Con queste parole esordisce l’Autore nell'opera che segue La struttura concreta dell’infinito, ove si compiono i passi
decisivi verso il superamento dell’immensa opera di Emanuele Severino.
L’Amore di cui parla
Pellegrino non è un astratto sentimentalismo. Esso rappresenta la chiusura
ontologica del discorso sul Tutto. Il legame
che unisce gli essenti, che essi credano di volerlo o meno, è l’Amore. La
necessità dell’accadimento delle cose implica, però, che questo Amore sia anche
tragico, perché alla sua essenza è legato il manifestarsi del dolore.
Nel caos esistenziale del
nostro tempo avvertiamo dentro di noi una sensazione di infinita impotenza di
fronte alla tragicità degli avvenimenti. Ci consideriamo esseri finiti privi di
un valore reale nel mondo. Ma ognuno di noi, nel proprio profondo, è l’unica
verità eterna dell’infinito, nei modi finiti e temporali in cui essa è sé stessa.

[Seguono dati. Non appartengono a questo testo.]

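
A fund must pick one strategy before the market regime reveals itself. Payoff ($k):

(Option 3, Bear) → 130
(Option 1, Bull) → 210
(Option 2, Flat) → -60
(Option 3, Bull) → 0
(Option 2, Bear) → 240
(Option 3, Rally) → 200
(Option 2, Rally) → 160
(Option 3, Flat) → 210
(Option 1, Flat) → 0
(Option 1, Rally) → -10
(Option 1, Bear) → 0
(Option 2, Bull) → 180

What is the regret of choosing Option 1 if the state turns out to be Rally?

Best payoff under Rally is 200.
Regret = 200 − (-10) = 210.

210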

Ogni avvenimento è movimento
del Tutto, la scintilla divina avvolge ogni singolo apparire. E tuttavia il Tutto non è il <<grande
inquisitore>> che punisce o premia a seconda dei comportamenti terreni.
La vera divinità consiste nella coscienza di ognuno di noi – noi, destinati all’ultimo
tratto del cammino dell’infinito, giacché (come dice l’Autore) <<osserviamo dall’alto, senza vertigini, l’intero percorso che ci ha
portato fino a quel punto>>.
Il massimo dolore è un passo
verso il <<prevalere>> dell’Amore come legame infinito. Un
prevalere definitivo che, nel discorso dell’Autore, non si struttura come
speranza, bensì come incontraddittoria necessità.